Quand l’auteur arrive à ces appartements, il y a très peu de temps que leurs habitants sont morts, les membres de la famille se sont partagé une partie de l’héritage et c’est alors qu’ils veulent vendre tout ce qui reste dans le domicile. D’autres fois, s’il y a des mésententes familiales ou qu’il s’agit de familles aisées, les appartements peuvent rester fermés longtemps, parfois des années, en gardant toute une mémoire à l’intérieur, mais sans pour cela être abandonnés mais seulement fermés, latents, jusqu’à ce que le jour arrive où ses propriétaires décident de tout vendre. 

 

Les photographies de Jordi Baron traitent du processus de vidange des appartements et des maison, situés notamment dans le quartier de l’Eixample et le centre historique de Barcelone, où ses héritiers ont tout vendu : d’abord le contenu, puis le contenant. 

Chacun de ces appartements, dont beaucoup sont immenses, a ensuite été divisé en trois ou quatre logements dans le but de les destiner, dans la plupart des cas, à la location touristique. Il s’agit donc de la photo-finish d’une mémoire bourgeoise qui a duré environ 120 ans et la naissance d’un nouveau phénomène dont souffrent de nombreuses villes : la gentrification. Un drame imparable qui expulse les voisins à cause de la hausse du prix du logement.

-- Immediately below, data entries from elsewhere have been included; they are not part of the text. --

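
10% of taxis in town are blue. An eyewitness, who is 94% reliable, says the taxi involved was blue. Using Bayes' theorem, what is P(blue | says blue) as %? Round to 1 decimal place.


P(blue | says blue) = P(says blue | blue)*P(blue) / [P(says blue | blue)*P(blue) + P(says blue | not blue)*P(not blue)]
Numerator = 0.94 * 0.1 = 0.094
False identification = 0.06 * 0.9 = 0.054
P = 0.094 / (0.094 + 0.054)
= 0.094 / 0.148
As percentage = 63.5


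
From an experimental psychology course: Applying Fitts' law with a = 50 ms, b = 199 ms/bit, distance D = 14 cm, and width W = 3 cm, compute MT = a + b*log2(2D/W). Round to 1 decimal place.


MT = 50 + 199 * log2(2*14/3)
2D/W = 9.333333
log2(9.333333) = 3.2224
MT = 50 + 199 * 3.2224
= 691.3 ms


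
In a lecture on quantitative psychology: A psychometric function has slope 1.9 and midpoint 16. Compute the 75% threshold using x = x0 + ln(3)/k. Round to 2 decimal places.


At P = 0.75: 0.75 = 1/(1 + e^(-k*(x-x0)))
Solving: e^(-k*(x-x0)) = 1/3
x = x0 + ln(3)/k
ln(3) = 1.0986
x = 16 + 1.0986/1.9
= 16 + 0.5782
= 16.58


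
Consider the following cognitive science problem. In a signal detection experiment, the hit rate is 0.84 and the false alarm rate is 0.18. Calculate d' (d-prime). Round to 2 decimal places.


d' = z(HR) - z(FAR)
z(0.84) = 0.9945
z(0.18) = -0.9154
d' = 0.9945 - -0.9154
= 1.91


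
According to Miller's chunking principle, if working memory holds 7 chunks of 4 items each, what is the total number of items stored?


Total items = chunks * items_per_chunk
= 7 * 4
= 28


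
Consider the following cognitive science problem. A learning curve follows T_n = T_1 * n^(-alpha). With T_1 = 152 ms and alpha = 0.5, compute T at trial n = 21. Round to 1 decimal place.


T_n = 152 * 21^(-0.5)
21^(-0.5) = 0.218218
T_n = 152 * 0.218218
= 33.2 ms


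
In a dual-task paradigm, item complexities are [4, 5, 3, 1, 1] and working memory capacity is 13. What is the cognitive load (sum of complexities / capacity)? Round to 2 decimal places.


Total complexity = 4 + 5 + 3 + 1 + 1 = 14
Load = total / capacity = 14 / 13
= 1.08


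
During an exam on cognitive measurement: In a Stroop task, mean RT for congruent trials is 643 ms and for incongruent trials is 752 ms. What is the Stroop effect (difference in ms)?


Stroop effect = RT(incongruent) - RT(congruent)
= 752 - 643
= 109 ms


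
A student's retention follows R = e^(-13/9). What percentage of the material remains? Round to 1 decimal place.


R = e^(-t/S)
-t/S = -13/9 = -1.444444
R = e^(-1.444444) = 0.235877
Percentage = 0.235877 * 100
= 23.6


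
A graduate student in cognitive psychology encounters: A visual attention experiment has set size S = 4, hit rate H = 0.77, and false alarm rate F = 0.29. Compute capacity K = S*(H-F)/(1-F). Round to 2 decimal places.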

En exerçant en tant qu’archéologue d’intérieur, l’auteur documente photographiquement, depuis une vingtaine d’années, tous ces appartements de la ville de Barcelone dans le but de les sauver juste avant leur disparition. Des paysages éphémères et souvent désolants, des souvenirs personnels par terre, des vêtements, des livres, des documents… Et c’est à ce moment de changement, de mouvement, que ces photographies sont prises. Sans trop de temps, avec la lumière naturelle, alors que les opérateurs et les transporteurs se consacrent à démonter des lits, des lampes, à remorquer et à emballer des meubles qu’on n’avait sûrement pas bougés de leur place pour plus de 80 ans.